Est-il possible de séparer les sphères privée et publique, et dans quelle mesure est-ce une bonne chose de le faire ?
La loi sur les libertés civiles soumet nécessairement la sphère publique à un ensemble de règles différent de celui de la sphère privée. Par exemple, l'État est obligé d'être neutre dans des domaines où les particuliers ne le sont pas. C'est particulièrement vrai en ce qui concerne la religion. Nous avons tous le droit de considérer certaines opinions religieuses comme vraies et d'autres comme fausses. L'État n'a pas ce rôle.
Michael Sandel affirme que, dans les sociétés occidentales, il n'y a pas eu de véritable débat public sur de nombreuses questions morales controversées (avortement, euthanasie, maternité de substitution, mariage homosexuel, etc.). Êtes-vous d'accord avec cette idée ?
Certainement pas, bien que certaines personnes des deux côtés soient tellement sûres de leurs positions qu'elles essaient de faire taire les dissidents. Je suis d'accord avec Sandel pour dire que le débat public sur certaines de ces questions est moins solide et moins informé que je ne le souhaiterais.
Dans de nombreux pays, certaines lois considérées comme "moralement progressistes" ne reçoivent pas un soutien parlementaire suffisant, mais sont adoptées par des décisions de la Cour constitutionnelle. Que pensez-vous de cette approche ?
Je pense que les tribunaux sont correctement limités à l'application des normes constitutionnelles qui ont été adoptées par le peuple à travers les différents processus de formation constitutionnelle. Les tribunaux n'ont pas le droit d'usurper la fonction législative en imposant des normes juridiques au seul motif que les juges les considèrent comme "progressistes" (ou normativement attrayantes dans tout autre sens). Roe v. Wade en est l'exemple le plus flagrant aux États-Unis.
En parlant de Roe v. Wade, en tant qu'expert de la constitution américaine, quelle est votre opinion sur le nouvel arrêt de la Cour suprême ?
Roe contre Wade est l'un des arrêts les moins bien motivés de l'histoire de la Cour suprême. Elle n'était fondée sur aucune lecture plausible du texte constitutionnel, ni sur les précédents de la Cour, ni sur les traditions et pratiques de longue date du peuple américain.
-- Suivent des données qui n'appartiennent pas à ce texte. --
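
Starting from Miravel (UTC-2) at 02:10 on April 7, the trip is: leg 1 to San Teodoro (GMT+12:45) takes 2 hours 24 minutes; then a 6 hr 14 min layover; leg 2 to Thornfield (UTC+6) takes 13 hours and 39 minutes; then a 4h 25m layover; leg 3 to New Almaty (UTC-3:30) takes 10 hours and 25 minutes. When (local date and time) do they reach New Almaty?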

Que pensez-vous de la culture woke et de l'annulation en ce qui concerne son impact sur le monde universitaire ?
Je désapprouve tout extrémisme, y compris l'extrémisme wok, et tous les efforts de censure massive. L'homogénéité d'opinion au sein du monde universitaire aux États-Unis est une menace sérieuse pour l'éducation libérale. Cela serait également vrai si le monde universitaire soutenait de manière unilatérale et intolérante toute autre idéologie.
Le point de vue du genre reçoit de plus en plus d'approbation sociale et juridique dans la législation de nombreux pays. Progressivement, ceux qui ne sont pas d'accord avec ces idées ont de plus en plus de mal à éduquer leurs enfants selon leurs convictions ou à développer un travail professionnel (par exemple dans le domaine médical) selon leur vision anthropologique. Pensez-vous que la liberté de pensée et d'expression des personnes qui ont une vision plus conservatrice est respectée ?
De toute évidence, non. La pensée des gens sur le genre et le sexe évolue rapidement, et une vision extrême ne doit pas être considérée comme la seule qui fasse autorité. Les gens ont le droit d'avoir un point de vue différent, et les parents ont le droit de ne pas voir les institutions publiques imposer une idéologie particulière à leurs enfants.